Deux chaussures devenues célèbres ont joué un rôle décisif dans sa carrière. Pour réaliser « la sandale de 1957, Mademoiselle Chanel n’avait donné qu’un seul impératif : beige et noir, les couleurs symboliques de la maison ». Raymond Massaro eut l’idée, avec son père Lazare et son oncle Donat, d’associer bout original, coupe asymétrique et élastique en remplacement de la boucle arrière. « Tout à la fois classique et hors norme. La technique s’efface devant la ligne » 

Sandale Chanel 1957 par Raymond Massaro.
Sandale Chanel 1957 par Raymond Massaro.
Crédits : 
Massaro

Avant elle, Madame Grès en face de la maison Massaro rue de la Paix, commanda « une chaussure légère que la femme oublie, qui épouse le pied et accompagne tous les mouvements. Une chaussure d’un temps nouveau ». Le bottier se rappela la première chaussure - une cycliste - qu’il avait fabriquée pour lui-même. Il l’adapta avec « un simple élastique cousu sur cuir souple. Un talon réduit à son minimum… ». La ballerine, portée par Brigitte Bardot en 1956, devint un produit culte parmi les plus exportés dans le monde.

 

Chanel et Raymond Massaro : une collaboration hors pair

 

Ces succès ont ouvert la voie à cinquante ans de créations avec les plus grands noms de la couture. Raymond Massaro s’est illustré passionnément sur tous les fronts : le sur-mesure au quotidien, le luxe jusqu’à la chaussure orthopédique qu’il a contribué à faire reconnaître et à laquelle il a apporté les canons de l’esthétique. En 2007, faute d’héritier bottier, il vend la maison à Chanel. Karl Lagerfeld, qui le remerciait systématiquement avec des dessins portant l’initiale M, réalise l’affiche de l’exposition hommage à Romans.

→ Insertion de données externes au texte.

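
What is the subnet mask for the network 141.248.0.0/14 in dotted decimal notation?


/14 means 14 network bits, 18 host bits
Binary: 11111111111111000000000000000000
Mask: 255.252.0.0


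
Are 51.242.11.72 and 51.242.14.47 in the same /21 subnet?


Mask: 255.255.248.0
51.242.11.72 AND mask = 51.242.8.0
51.242.14.47 AND mask = 51.242.8.0
Yes, same subnet (51.242.8.0)


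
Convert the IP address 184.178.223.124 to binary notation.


184 = 10111000
178 = 10110010
223 = 11011111
124 = 01111100
Binary: 10111000.10110010.11011111.01111100


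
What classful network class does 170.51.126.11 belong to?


First octet: 170
Binary: 10101010
10xxxxxx -> Class B (128-191)
Class B, default mask 255.255.0.0 (/16)


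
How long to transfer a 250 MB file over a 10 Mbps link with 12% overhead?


Effective throughput = 10 * (1 - 12/100) = 8.8 Mbps
File size in Mb = 250 * 8 = 2000 Mb
Time = 2000 / 8.8
Time = 227.2727 seconds


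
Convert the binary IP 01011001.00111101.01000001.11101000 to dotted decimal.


01011001 = 89
00111101 = 61
01000001 = 65
11101000 = 232
IP: 89.61.65.232


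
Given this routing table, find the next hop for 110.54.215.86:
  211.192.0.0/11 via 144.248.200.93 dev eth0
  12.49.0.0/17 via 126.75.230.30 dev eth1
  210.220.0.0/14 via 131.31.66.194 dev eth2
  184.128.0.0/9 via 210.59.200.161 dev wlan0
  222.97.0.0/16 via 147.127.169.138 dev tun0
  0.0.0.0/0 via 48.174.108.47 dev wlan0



Longest prefix match for 110.54.215.86:
  /11 211.192.0.0: no
  /17 12.49.0.0: no
  /14 210.220.0.0: no
  /9 184.128.0.0: no
  /16 222.97.0.0: no
  /0 0.0.0.0: MATCH
Selected: next-hop 48.174.108.47 via wlan0 (matched /0)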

Dessin de Karl Lagerfeld pour l'affiche de l’exposition hommage à Massaro
Dessin de Karl Lagerfeld pour l'affiche de l’exposition hommage à Massaro
Crédits : 
Karl Lagerfeld

 

5 dates clés d’un parcours d’exception

  • 1929 : Naissance de Raymond Joseph Massaro à Paris
  • 1947 : CAP chaussures femme Louis XV et apprentissage dans la maison Massaro.
  • 1967 : Direction de l’entreprise familiale.
  • 1994 : Maître d’Art par le Ministère de la Culture.
  • 2003-2004 : Exposition « Massaro, une dynastie de bottiers » au Musée international de la chaussure à Romans-sur-Isère.

 

Un mot sur l’auteur

Laurence Massaro a collaboré à la maison Massaro de 1993 à 1995 avant de choisir la voie de l’édition. Sensible aux itinéraires de vie sortant des rangs et aux liens de transmission, la fille unique de Raymond Massaro, aujourd’hui basée en Provence, se devait de recueillir les mémoires de son père.